What Happens Without a Partnership Agreement
Under California's Revised Uniform Partnership Act, a general partnership formed without a written agreement is governed by the state's default rules. Each partner has equal management rights. Profits and losses are split equally. Any partner can bind the partnership in contracts. Any partner can trigger dissolution.
These defaults may not match your actual intentions. If one partner is contributing more capital, more time, or more specialized expertise, "equal" is rarely actually equal.
What a Partnership Agreement Actually Covers
A properly drafted partnership agreement addresses: ownership percentages and capital contributions, how profits and losses are allocated, who has decision-making authority and for what types of decisions, what happens when a partner wants to leave, how disputes are resolved, and what triggers dissolution of the partnership.

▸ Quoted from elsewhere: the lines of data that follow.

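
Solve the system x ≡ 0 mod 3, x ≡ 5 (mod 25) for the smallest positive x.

30

x ≡ 0 (mod 3) gives x ∈ {0, 3, 6, 9, 12, 15, 18, 21, …}.
The first of these with x mod 25 = 5 is 30.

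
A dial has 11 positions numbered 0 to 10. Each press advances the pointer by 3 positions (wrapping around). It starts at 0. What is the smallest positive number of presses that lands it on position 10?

3⁻¹ ≡ 4 (mod 11) because 3·4 = 12 = 1·11 + 1.
So x ≡ 4·10 = 40 ≡ 7 (mod 11).

7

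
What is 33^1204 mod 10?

1

Powers of 3 mod 10 repeat with period 4: 3, 9, 7, 1.
1204 leaves remainder 0 on division by 4, so 33^1204 ends in 1.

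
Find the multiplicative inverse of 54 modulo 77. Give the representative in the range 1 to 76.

77 = 1·54 + 23
54 = 2·23 + 8
23 = 2·8 + 7
8 = 1·7 + 1
7 = 7·1 + 0
Back-substituting gives 54·10 ≡ 1 (mod 77).

10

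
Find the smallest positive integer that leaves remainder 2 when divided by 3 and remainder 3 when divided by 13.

29

x ≡ 2 (mod 3) gives x ∈ {2, 5, 8, 11, 14, 17, 20, 23, …}.
The first of these with x mod 13 = 3 is 29.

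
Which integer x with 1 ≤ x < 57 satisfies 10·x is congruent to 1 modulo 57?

40

10·40 = 400 = 7·57 + 1, so 10⁻¹ ≡ 40 (mod 57).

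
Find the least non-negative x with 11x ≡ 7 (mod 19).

11

11⁻¹ ≡ 7 (mod 19) because 11·7 = 77 = 4·19 + 1.
Multiplying both sides by 7: x ≡ 7·7 = 49 ≡ 11 (mod 19).
Check: 11·11 = 121 = 6·19 + 7.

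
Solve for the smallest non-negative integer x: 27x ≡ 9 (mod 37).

25

27⁻¹ ≡ 11 (mod 37) because 27·11 = 297 = 8·37 + 1.
Multiplying both sides by 11: x ≡ 11·9 = 99 ≡ 25 (mod 37).
Check: 27·25 = 675 = 18·37 + 9.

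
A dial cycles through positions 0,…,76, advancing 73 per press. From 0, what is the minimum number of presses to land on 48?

65

73⁻¹ ≡ 19 (mod 77) because 73·19 = 1387 = 18·77 + 1.
Multiplying both sides by 19: x ≡ 19·48 = 912 ≡ 65 (mod 77).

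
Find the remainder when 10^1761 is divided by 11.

By repeated squaring mod 11: 10^1≡10, 10^2≡1, 10^4≡1, 10^8≡1, 10^16≡1, 10^32≡1, 10^64≡1, 10^128≡1, 10^256≡1, 10^512≡1, 10^1024≡1.
Since 1761 = 1 + 32 + 64 + 128 + 512 + 1024 in binary, 10^1761 ≡ 10·1·1·1·1·1 ≡ 10 (mod 11).

10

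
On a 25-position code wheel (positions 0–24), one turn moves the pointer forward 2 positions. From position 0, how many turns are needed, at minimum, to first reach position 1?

13

25 = 12·2 + 1
2 = 2·1 + 0
Back-substituting gives 2·13 ≡ 1 (mod 25).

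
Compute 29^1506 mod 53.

Square-and-reduce mod 53: 29^1≡29, 29^2≡46, 29^4≡49, 29^8≡16, 29^16≡44, 29^32≡28, 29^64≡42, 29^128≡15, 29^256≡13, 29^512≡10, 29^1024≡47.
Since 1506 = 2 + 32 + 64 + 128 + 256 + 1024 in binary, 29^1506 ≡ 46·28·42·15·13·47 ≡ 15 (mod 53).

15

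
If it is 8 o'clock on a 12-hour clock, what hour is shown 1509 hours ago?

11

1509 − 125·12 = 9, so 1509 ≡ 9 (mod 12).
8 − 9 → 11 on a 12-hour dial.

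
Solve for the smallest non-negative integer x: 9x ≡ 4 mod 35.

16

9⁻¹ ≡ 4 (mod 35) because 9·4 = 36 = 1·35 + 1.
Multiplying both sides by 4: x ≡ 4·4 = 16 ≡ 16 (mod 35).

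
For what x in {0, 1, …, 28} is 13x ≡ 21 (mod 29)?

15

The inverse of 13 mod 29 is 9 (since 13·9 = 117 ≡ 1).
Multiplying both sides by 9: x ≡ 9·21 = 189 ≡ 15 (mod 29).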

It also addresses the scenarios that feel uncomfortable to discuss at the beginning of a business relationship — which is precisely why they need to be documented before the relationship is tested by them.
The Cost of Skipping It
Partnership disputes are among the most expensive business litigation categories in California. The absence of a written agreement doesn't prevent disputes — it makes them harder to resolve and more expensive to litigate. Courts spend significant time determining what the parties intended when they didn't write it down.
The cost of a properly drafted partnership agreement is a fraction of the cost of a partner dispute. This is not a close comparison.
When to Get Legal Help
You should work with an attorney for a partnership agreement when the stakes are real: when you are contributing capital, when the partnership owns intellectual property, when you are signing client contracts in the partnership's name, or when any partner's departure would create a genuine business problem. If all of those things are true — which they usually are — this is not a DIY document.